Ли недоверчиво хмыкнула.
— Ты что, ее знаешь?
— Конечно. То есть я хотел сказать, что играл в школе. Хора.
— И что?
— Что «и что»?
— Как ты думаешь, роль для меня подходящая?
— Антигоны?
— Кого же еще? Не занюханной же служанки. Естественно, Антигоны.
Правильным ответом было бы «да» с восхищенным возгласом или еще лучше — категорическое «да» с двумя восхищенными возгласами. Или что-нибудь вроде: Софокл имел тебя в виду, когда писал трагедию, — но без восхищенного возгласа.

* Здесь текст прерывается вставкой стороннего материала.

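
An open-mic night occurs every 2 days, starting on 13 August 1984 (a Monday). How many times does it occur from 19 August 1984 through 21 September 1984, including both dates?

17

Occurrences land 2·i days after 13 August 1984 for i = 0, 1, 2, …
19 August 1984 is 6 days after the start; 6 ÷ 2 = 3 remainder 0. First occurrence in the window: #4 on 19 August 1984 (3×2 = 6 days in).
21 September 1984 is 39 days after the start; 39 ÷ 2 = 19 remainder 1. Last occurrence in the window: #20 on 20 September 1984.
Occurrences #4 through #20: 17 in total.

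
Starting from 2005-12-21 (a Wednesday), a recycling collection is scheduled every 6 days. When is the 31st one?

2006-06-19

The 31st occurrence is 30 intervals after the first: 30 × 6 = 180 days after 2005-12-21.
December has 31 days — 10 days to the end of December leaves 170.
January has 31 days (139 left).
February has 28 days (111 left).
March has 31 days (80 left).
April has 30 days (50 left).
May has 31 days (19 left).
19 days into June → 2006-06-19.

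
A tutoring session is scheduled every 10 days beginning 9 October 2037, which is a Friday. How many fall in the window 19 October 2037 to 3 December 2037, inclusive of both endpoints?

5

Occurrences land 10·i days after 9 October 2037 for i = 0, 1, 2, …
19 October 2037 is 10 days after the start; 10 ÷ 10 = 1 remainder 0. First occurrence in the window: #2 on 19 October 2037 (1×10 = 10 days in).
3 December 2037 is 55 days after the start; 55 ÷ 10 = 5 remainder 5. Last occurrence in the window: #6 on 28 November 2037.
Occurrences #2 through #6: 5 in total.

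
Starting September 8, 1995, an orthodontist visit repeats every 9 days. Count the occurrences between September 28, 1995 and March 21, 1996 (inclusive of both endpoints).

Occurrences land 9·i days after September 8, 1995 for i = 0, 1, 2, …
September 28, 1995 is 20 days after the start; 20 ÷ 9 = 2 remainder 2; since the remainder is 2, round up to i = 3. First occurrence in the window: #4 on October 5, 1995 (3×9 = 27 days in).
March 21, 1996 is 195 days after the start; 195 ÷ 9 = 21 remainder 6. Last occurrence in the window: #22 on March 15, 1996.
Occurrences #4 through #22: 19 in total.

19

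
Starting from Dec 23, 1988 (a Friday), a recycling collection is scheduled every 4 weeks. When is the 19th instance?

The 19th occurrence is 18 intervals after the first: 18 × 28 = 504 days after Dec 23, 1988.
Dec has 31 days — 8 days to the end of Dec leaves 496.
1989 has 365 days (131 left).
Jan has 31 days (100 left).
Feb has 28 days (72 left).
Mar has 31 days (41 left).
Apr has 30 days (11 left).
11 days into May → May 11, 1990.

May 11, 1990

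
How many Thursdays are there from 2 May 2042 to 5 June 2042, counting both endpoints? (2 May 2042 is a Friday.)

5

2 May 2042 is a Friday; the first Thursday on or after it is 8 May 2042 (6 days later).
From 8 May 2042 to 5 June 2042: 23 + 5 = 28 days (rest of May, June).
28 ÷ 7 = 4 full weeks with remainder 0, so 4 more Thursdays after the first → 5.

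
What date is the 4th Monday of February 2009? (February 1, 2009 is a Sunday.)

February 2009 begins on a Sunday, so the first Monday is February 2 (1 day later).
The 4th Monday is 3 weeks later: 2 + 21 = 23.

2009-02-23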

Однако Джон совершил ошибку, типичную для людей, которые впервые сталкиваются с прославленными кинозвездами. Такие люди полагают, что окруженные поддакивалами, лизоблюдами и обожателями знаменитости могут оценить честный, критический ответ. И не учитывают, что подхалимство — одно из наиболее ценных и неуловимых завоеваний славы.
— Антигона очень юна, — сказал он.
Ответ получился не просто неправильным. Он был самым неправильным из всех возможных.
Плечи Ли развернулись, она отодвинулась в самый дальний угол сиденья и вращала грудью, словно крейсер башенными орудиями.
— А мне, черт побери, по-твоему, сколько лет? И каких древних старух положено играть? Мне, слава Богу, всего тридцать четыре. — Это было почти истиной. С десятипроцентной погрешностью, что являлось вполне допустимой ошибкой, судя по большинству популярных киношных статей. — Надеюсь, я еще не выгляжу так, чтобы рекламировать жилплощадь в Аризоне.